Everyone at the table gasped.
“This will lead to war,” Emil said quietly. “And my family is still in Europe—who will protect them?” He buried his face in his hands, as if he had lost all hope.
Mr. Taylor cleared his throat loudly, but there was sympathy in his eyes. “Anton, please take Emil inside so that he may compose himself.”
Anton stiffened his shoulders before he bowed. “Of course, Mr. Taylor. Right away,” he replied. Then, without further fuss, Anton and Emil disappeared into the house. Moments later, two more footmen appeared to finish cleaning the mess, while another brought a fresh tray of cookies. It was almost as if the accident had never happened.
“Do you really think it will come to war?” Mrs. Abernathy asked in a trembling voice, and I remembered that her husband served as a captain in the army.
“Now, Marilyn, I thought you had more sense than that.” Mrs. Randolph clucked at her. “I, for one, don’t seek out news of the world from servants.”
“Funny,” Mother said lightly. “If I wanted to know about the state of the world, our employees are among the first people I’d ask.”
“Oh, Eleanor, you’ve always been soft-hearted,” Mrs.
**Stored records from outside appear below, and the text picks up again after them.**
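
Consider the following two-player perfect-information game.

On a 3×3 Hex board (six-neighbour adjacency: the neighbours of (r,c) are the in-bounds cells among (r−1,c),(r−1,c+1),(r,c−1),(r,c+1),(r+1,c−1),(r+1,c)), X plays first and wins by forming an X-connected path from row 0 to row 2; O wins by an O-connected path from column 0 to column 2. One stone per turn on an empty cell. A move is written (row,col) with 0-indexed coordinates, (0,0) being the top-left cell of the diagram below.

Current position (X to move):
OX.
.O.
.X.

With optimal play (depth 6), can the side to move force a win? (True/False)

X winning at [OX./.O./.X.]: False

[OX./.O./.X.] X move#1: (0,2):-1/OXX/.O./.X.*, (1,0):-1/OX./XO./.X., (1,2):-1/OX./.OX/.X., (2,0):-1/OX./.O./XX., (2,2):-1/OX./.O./.XX
[OXX/.O./.X.] O move#2: (1,0):-1/OXX/OO./.X., (1,2):+1/OXX/.OO/.X.*, (2,0):-1/OXX/.O./OX., (2,2):-1/OXX/.O./.XO
[OXX/.OO/.X.] X move#3: (1,0):-1/OXX/XOO/.X.*, (2,0):-1/OXX/.OO/XX., (2,2):-1/OXX/.OO/.XX
[OXX/XOO/.X.] O move#4: (2,0):+1/OXX/XOO/OX.*, (2,2):-1/OXX/XOO/.XO
[OXX/XOO/OX.] end (terminal -1, X#5); searched OX./.O./.X. to 6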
Randolph conceded. Then she glanced at me. “Kate! You look as though you’ve seen a ghost! Poor dear. There is really nothing to worry about. Europe is very far away, you know. A war on those distant shores wouldn’t affect us, not in the least.”
I tried to smile. “Yes, Mrs. Randolph,” I replied. “I’m sure you’re right.”
But I wasn’t sure. It would be hard to forget the look on Emil’s face, the fear in his voice, and his quiet warning that this would lead to war.